Welche Wohnform passt zu mir? Melanie Grave, Christa Hess und Helga Hampel vom Schorndorfer Wohnprojekt wissen wohl genau, das ihr Wohnprojekt, das drei Generationen unter einem Dach zusammenbringt, das Richtige für sie ist. Wer das nicht weiß, kann sich beraten lassen. Die Betreiber von neue-wohnformen.de haben eine Checkliste zusammengestellt, die aus dem Internet heruntergeladen und eingesehen werden kann. Sie enthält beispielsweise folgende Fragen: Erwarte ich eine Erweiterung meines Bekanntenkreises? Suche ich Geselligkeit? Oder geistig-kulturellen Austausch? Wünsche ich mir Hilfe bei Kurzzeit-Erkrankungen? Und: Möchte ich lieber eine Wohnung kaufen? Oder lieber doch ein Haus? Wünsche ich mir einen Garten oder reicht mir ein Balkon? Möchte ich selbständig in einer eigenen Wohnung mit Anschluss leben? Oder in einer Wohngemeinschaft mit anderen zusammen?
Kalkvollstein, Solaranlage und Fahrstuhl? Diese Fragen haben sich die Schorndorfer Projektmitglieder selbstverständlich bereits gestellt und beantwortet. In der Bauplanung seien allerdings auch andere, konkrete Fragen zu klären gewesen, sagt Melanie Grave. „Verwenden wir Beton oder Kalkvollstein? Können wir uns eine Solaranlage leisten? Brauchen wir einen Fahrstuhl?“ Die temperamentvolle 70-Jährige war von Anfang an dabei und meint, dass das Wohnprojekt die bisherigen vier Jahre vor allem auch ein Leben in der Gruppe gewesen sei: „Das ist ein Prozess in ökologischer und sozialer Hinsicht.“ Bereitwillig geben die Projektmanagerinnen zu, dass ihnen der Gedanke an die räumliche Nähe in der geplanten Nachbarschaft nicht leicht fällt. Beide verfügen über keinerlei Erfahrungen in Wohngemeinschaften und legen großen Wert darauf, „die Tür hinter sich zumachen zu können“.
Dass für die Projektgruppe das Generationen verbindende Wohnen sehr wichtig ist, unterstreicht Melanie Grave: „Die Ansammlung alter Menschen in den Heimen finde ich schrecklich, ich bevorzuge den Kontakt zu Jüngeren.“ Die 62-jährige Christa Hess ergänzt: „Die Herausforderung mit Jüngeren zu suchen, hält uns fit.“ Allerdings denkt die Schorndorferin auch an den Fall, dass sie einmal Pflege benötigen könnte: „Man weiß ja nicht, was kommt, aber wenn sich die Bewohner schätzen, dann könnten sie sich gegenseitig pflegen.“
Gemeinsames Ziel: Begegnungen und gegenseitige Unterstützung Das geplante Miteinander am Schorndorfer Mühlbach basiert nicht nur auf ökologischen Standards, wie die Verwendung von Kalkvollstein.
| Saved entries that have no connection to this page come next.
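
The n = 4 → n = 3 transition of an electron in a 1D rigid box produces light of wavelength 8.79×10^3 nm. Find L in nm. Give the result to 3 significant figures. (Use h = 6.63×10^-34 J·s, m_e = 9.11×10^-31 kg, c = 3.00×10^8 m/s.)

The photon carries ΔE = hc/λ = 6.63×10^-34·3.00×10^8/8.79×10^-6 m = 2.263×10^-20 J.
Since ΔE = (4² − 3²)E_1, E_1 = 3.233×10^-21 J, and L = h/√(8m_eE_1) = 4.32×10^-9 m = 4.32 nm.

L = 4.32 nm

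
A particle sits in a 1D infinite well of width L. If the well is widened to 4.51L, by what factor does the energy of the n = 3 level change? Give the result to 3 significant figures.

E_n ∝ 1/L², so the energy scales by 1/4.51² = 0.0492.

0.0492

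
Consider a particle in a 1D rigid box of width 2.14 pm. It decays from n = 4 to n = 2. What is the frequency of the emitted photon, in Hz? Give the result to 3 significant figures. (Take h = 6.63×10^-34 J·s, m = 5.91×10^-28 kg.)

E_1 = h²/(8mL²) = 2.030×10^-17 J and ΔE = (4² − 2²)E_1 = 2.436×10^-16 J.
f = ΔE/h = 2.436×10^-16/6.63×10^-34 = 3.67×10^17 Hz.

f = 3.67×10^17 Hz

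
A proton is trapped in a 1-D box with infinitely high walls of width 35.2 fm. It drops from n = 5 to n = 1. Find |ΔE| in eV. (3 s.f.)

E_1 = h²/(8m_pL²) = 2.647×10^-14 J.
|ΔE| = |5² − 1²|·E_1 = 24·2.647×10^-14 J = 6.353×10^-13 J = 3.97×10^6 eV.

|ΔE| = 3.97×10^6 eV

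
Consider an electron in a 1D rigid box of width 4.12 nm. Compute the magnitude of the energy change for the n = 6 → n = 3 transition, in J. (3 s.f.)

E_1 = h²/(8m_eL²) = 3.549×10^-21 J.
|ΔE| = |6² − 3²|·E_1 = 27·3.549×10^-21 J = 9.58×10^-20 J.

|ΔE| = 9.58×10^-20 J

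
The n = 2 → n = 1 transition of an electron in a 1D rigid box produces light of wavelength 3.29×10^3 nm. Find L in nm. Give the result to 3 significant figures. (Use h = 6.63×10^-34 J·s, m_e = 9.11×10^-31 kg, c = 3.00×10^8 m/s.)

The photon carries ΔE = hc/λ = 6.63×10^-34·3.00×10^8/3.29×10^-6 m = 6.046×10^-20 J.
Since ΔE = (2² − 1²)E_1, E_1 = 2.015×10^-20 J, and L = h/√(8m_eE_1) = 1.73×10^-9 m = 1.73 nm.

L = 1.73 nm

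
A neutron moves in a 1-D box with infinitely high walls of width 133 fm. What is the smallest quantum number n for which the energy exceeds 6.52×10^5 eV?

E_1 = h²/(8m_nL²) = 1.852×10^-15 J = 1.156×10^4 eV.
Need n² > 6.52×10^5/1.156×10^4 = 56.40, i.e. n > 7.510.
The smallest integer satisfying this is n = 8.

n = 8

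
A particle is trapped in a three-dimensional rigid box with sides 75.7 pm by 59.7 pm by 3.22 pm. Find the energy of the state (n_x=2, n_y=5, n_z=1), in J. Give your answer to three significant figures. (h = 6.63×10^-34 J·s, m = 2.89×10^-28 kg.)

For a 3D rectangular well E = (h²/8m)·Σ n_i²/L_i² = (6.63×10^-34)²/(8·2.89×10^-28) · [2²/(75.7 pm)² + 5²/(59.7 pm)² + 1²/(3.22 pm)²].
Evaluating gives E = 1.98×10^-17 J.

E = 1.98×10^-17 J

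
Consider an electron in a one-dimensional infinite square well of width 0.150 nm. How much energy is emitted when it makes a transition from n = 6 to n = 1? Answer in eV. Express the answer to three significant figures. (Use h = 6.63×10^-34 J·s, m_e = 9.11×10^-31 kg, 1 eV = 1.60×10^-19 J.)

E_1 = h²/(8m_eL²) = 2.681×10^-18 J.
|ΔE| = |6² − 1²|·E_1 = 35·2.681×10^-18 J = 9.384×10^-17 J = 586 eV.

|ΔE| = 586 eV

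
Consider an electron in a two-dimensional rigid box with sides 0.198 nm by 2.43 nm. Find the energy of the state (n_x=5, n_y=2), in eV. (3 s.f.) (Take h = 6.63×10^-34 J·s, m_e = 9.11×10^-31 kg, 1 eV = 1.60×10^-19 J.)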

Vielmehr will das Wohnprojekt ein Wohnklima schaffen, in dem soziale Kontakte die Regel, keinesfalls die Ausnahme sind. Vielfältige Aktivitäten, wie Musizieren, Boule spielen, die Einrichtung einer Leseecke, stehen auf dem Programm. „Jüngere wollen Älteren helfen, zum Beispiel bei der Gartenarbeit“, sagt Helga Hampel. Und Melanie Grave ergänzt: „Das wird ein großes Abenteuer.“ Ob sie damit im bundesweiten Trend liegen, wird sie jetzt wenig interessieren.